Bridesmaid Revisited: Flapper Fringe Swing Dress
Source: Blueprint, July/August 2007
Always a bridesmaid -- and you have the bank account and clothes closet to show for it. Yes, they may be pretty dresses, but something keeps you from wearing them again. To that end, here is an easy alteration for after the altar. The silk-taffeta ensemble you wore only once need not sit in your closet till death do you part. Here's how to turn weddingwear into ready-to-wear.

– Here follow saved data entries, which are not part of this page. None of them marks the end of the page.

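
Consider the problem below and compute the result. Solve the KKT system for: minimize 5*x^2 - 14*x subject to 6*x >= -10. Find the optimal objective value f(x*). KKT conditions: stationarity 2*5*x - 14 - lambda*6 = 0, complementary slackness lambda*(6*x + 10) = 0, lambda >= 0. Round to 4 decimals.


Step 1: Try lambda = 0 (constraint inactive).
Stationarity: 2*5*x - 14 = 0
x* = 14/(2*5) = 1.4
Check constraint: 6*1.4 = 8.4 >= -10 -- satisfied.
Step 2: Compute optimal value.
f(x*) = 5*1.4^2 - 14*1.4 = -9.8


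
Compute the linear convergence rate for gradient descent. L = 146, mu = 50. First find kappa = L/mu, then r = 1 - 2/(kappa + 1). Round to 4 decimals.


Step 1: Compute the condition number.
kappa = L/mu = 146/50 = 2.92
Step 2: Compute the convergence rate.
r = 1 - 2/(kappa + 1) = 1 - 2*mu/(L + mu) = (L - mu)/(L + mu) = 96/196 = 0.4898


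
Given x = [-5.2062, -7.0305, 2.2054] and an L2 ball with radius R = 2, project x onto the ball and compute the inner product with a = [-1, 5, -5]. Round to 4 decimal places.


Step 1: Compute ||x|| (intermediates to 6 decimals).
||x|| = sqrt((-5.2062)^2 + (-7.0305)^2 + 2.2054^2) = 9.021986
Step 2: Project.
Since ||x|| > R, scale = R/||x|| = 2/9.021986 = 0.221681, proj(x) = scale * x
proj(x) = [-1.154116, -1.558528, 0.488895]
Step 3: Dot product.
a^T * proj(x) = -1*(-1.154116) + 5*(-1.558528) - 5*0.488895 = -9.083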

Flapper Fringe Swing Dress
If only Maria had come from a cathouse, and not a convent, the Von Trapps' dresses she fashioned from curtains might have looked like this. Cut the fringe curtain to approximately knee length, then again to fine-tune the hemline. Since the fringe is never attached directly to the dress, this can be a temporary change.

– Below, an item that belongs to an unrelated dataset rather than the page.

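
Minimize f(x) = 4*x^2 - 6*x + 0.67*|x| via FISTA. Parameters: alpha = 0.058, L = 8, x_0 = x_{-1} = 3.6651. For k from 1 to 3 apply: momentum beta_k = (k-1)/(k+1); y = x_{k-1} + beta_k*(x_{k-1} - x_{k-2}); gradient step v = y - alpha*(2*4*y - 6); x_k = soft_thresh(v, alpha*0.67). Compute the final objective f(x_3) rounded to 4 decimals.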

Ankle-length navy blue strapless dress minus 24 inches of length
44-inch-wide fringe window curtain
Using a sewing machine or a needle and thread, shorten the full length dress. To maximize the flapper appeal (and to make the most of the model's great legs), hem the dress at mid-thigh.
Cut the fringe curtain to about knee length (to make it more manageable).

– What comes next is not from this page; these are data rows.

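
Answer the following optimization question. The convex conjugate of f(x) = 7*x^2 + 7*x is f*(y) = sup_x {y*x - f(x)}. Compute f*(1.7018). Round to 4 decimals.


f*(y) = sup_x {y*x - a*x^2 - b*x} = sup_x {(y-b)*x - a*x^2}
FOC: (y - b) - 2a*x = 0 => x* = (y - b)/(2a)
x* = (1.7018 - 7)/(2*7) = -0.3784
f*(1.7018) = (y-b)^2/(4a) = (1.7018 - 7)^2/(4*7)
= 28.0709/28 = 1.0025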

Wrap the curtain around yourself, at your upper chest, and use a pin to mark the spot where they meet. Add about three inches to that circumference -- to allow for a light overlap -- and cut.
Sew one hook-and-eye set at the top of the curtain's band, at the pin placed in step 3; add another a few inches below, at the bottom edge of the band.
Put on the dress, then fasten on the fringe. Enlist a friend to snip the fringe so it's a little less than an inch longer than the dress hem. (You can do this yourself using a dress form or a skirt hanger.)